Posted: Mon Aug 20, 2007 3:28 am
by concrete_Angel
Oh, let's not get into another psychiatric discussion, PLEASE??
As for pain and loss, I'm glad I have the advantage I do. Losing someone is much easier to deal with if you can talk to them at least once more just to say goodbye and tell them how you feel. I guess that's why I'm not as upset as James is right now, although if he wants to say goodbye, I'm certainly willing to help. (well, at least that's part of the problem, anyway)
Oh, and K, we REALLY need to figure out who's sending the bugs before any more show up, and GS, I WASN'T talking about you, if you believe that.
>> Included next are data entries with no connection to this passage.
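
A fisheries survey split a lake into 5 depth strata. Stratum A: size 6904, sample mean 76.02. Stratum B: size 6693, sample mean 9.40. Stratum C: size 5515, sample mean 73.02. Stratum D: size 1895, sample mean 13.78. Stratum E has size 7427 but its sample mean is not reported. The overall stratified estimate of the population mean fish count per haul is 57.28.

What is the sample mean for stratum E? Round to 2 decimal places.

82.42

N = 6904 + 6693 + 5515 + 1895 + 7427 = 28434.
Overall total = μ·N = 57.28·28434 = 1628699.52.
Subtract the known strata: 6904·76.02 + 6693·9.40 + 5515·73.02 + 1895·13.78 = 1016574.68.
Remaining total for stratum E: 1628699.52 − 1016574.68 = 612124.84.
Divide by its size: 612124.84 / 7427 = 82.4189... → 82.42.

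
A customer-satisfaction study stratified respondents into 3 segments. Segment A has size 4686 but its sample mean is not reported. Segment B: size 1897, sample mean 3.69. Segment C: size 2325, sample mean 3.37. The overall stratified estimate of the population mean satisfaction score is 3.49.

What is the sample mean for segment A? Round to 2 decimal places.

Σ Nₕx̄ₕ = N·μ, so 4686·x̄_A = 8908·3.49 − (1897·3.69 + 2325·3.37).
= 31088.92 − 14835.18 = 16253.74.
x̄_A = 16253.74 / 4686 = 3.4686... → 3.47.

3.47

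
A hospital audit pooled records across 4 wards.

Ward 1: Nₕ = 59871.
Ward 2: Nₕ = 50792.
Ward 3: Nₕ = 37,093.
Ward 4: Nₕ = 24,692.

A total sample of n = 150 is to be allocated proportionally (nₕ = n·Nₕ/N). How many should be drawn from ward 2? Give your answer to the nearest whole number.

44

Share of ward 2 = 50792/172448 = 0.29454.
Allocate 150 × 0.29454 = 44.180... → 44.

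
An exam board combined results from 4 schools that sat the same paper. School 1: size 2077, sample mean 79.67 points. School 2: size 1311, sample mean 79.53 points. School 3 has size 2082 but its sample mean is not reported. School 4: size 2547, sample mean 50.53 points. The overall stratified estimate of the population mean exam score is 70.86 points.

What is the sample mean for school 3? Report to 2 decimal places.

Σ Nₕx̄ₕ = N·μ, so 2082·x̄_3 = 8017·70.86 − (2077·79.67 + 1311·79.53 + 2547·50.53).
= 568084.62 − 398438.33 = 169646.29.
x̄_3 = 169646.29 / 2082 = 81.4824... → 81.48.

81.48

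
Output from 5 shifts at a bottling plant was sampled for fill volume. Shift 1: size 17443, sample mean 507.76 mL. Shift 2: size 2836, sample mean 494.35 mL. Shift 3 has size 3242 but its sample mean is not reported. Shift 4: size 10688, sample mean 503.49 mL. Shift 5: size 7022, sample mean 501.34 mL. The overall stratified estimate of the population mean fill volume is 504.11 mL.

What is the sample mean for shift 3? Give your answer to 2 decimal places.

501.05

Σ Nₕx̄ₕ = N·μ, so 3242·x̄_3 = 41231·504.11 − (17443·507.76 + 2836·494.35 + 10688·503.49 + 7022·501.34).
= 20784959.41 − 19160544.88 = 1624414.53.
x̄_3 = 1624414.53 / 3242 = 501.0532... → 501.05.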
Posted: Mon Aug 20, 2007 9:29 am
by Ron Caliburn
I'm sure there are a few psychiatrists who could make their careers off a case study of the Lazlo Society.
Posted: Mon Aug 20, 2007 10:27 am
by Sophoroto
I don't bottle up my emotions, and I talk to others about how I feel about my parents death, Mr. Phillips, Mr. Greydawn and the list goes on. I come here to learn about the paranormal and read the stories on how to deal with them mostly, and I guess give my opinion on situations. But I will take your advice to haeart and I thank you for the offers of support and I will be sure and let you know if I need to talk about it or anything else that is bothering me.
Who knows might save me, actually Mr. Greydawn, some money on reair bills.
Posted: Mon Aug 20, 2007 9:53 pm
by Ron Caliburn
On the origional topic - admitting you need help is the same as admitting your incapable of doing something.
Probably something to do with the psychological makeup of people who regularly deal in the impossible.
Posted: Tue Aug 21, 2007 1:26 am
by concrete_Angel
Admitting you need help means you're having trouble, not that you can't do something.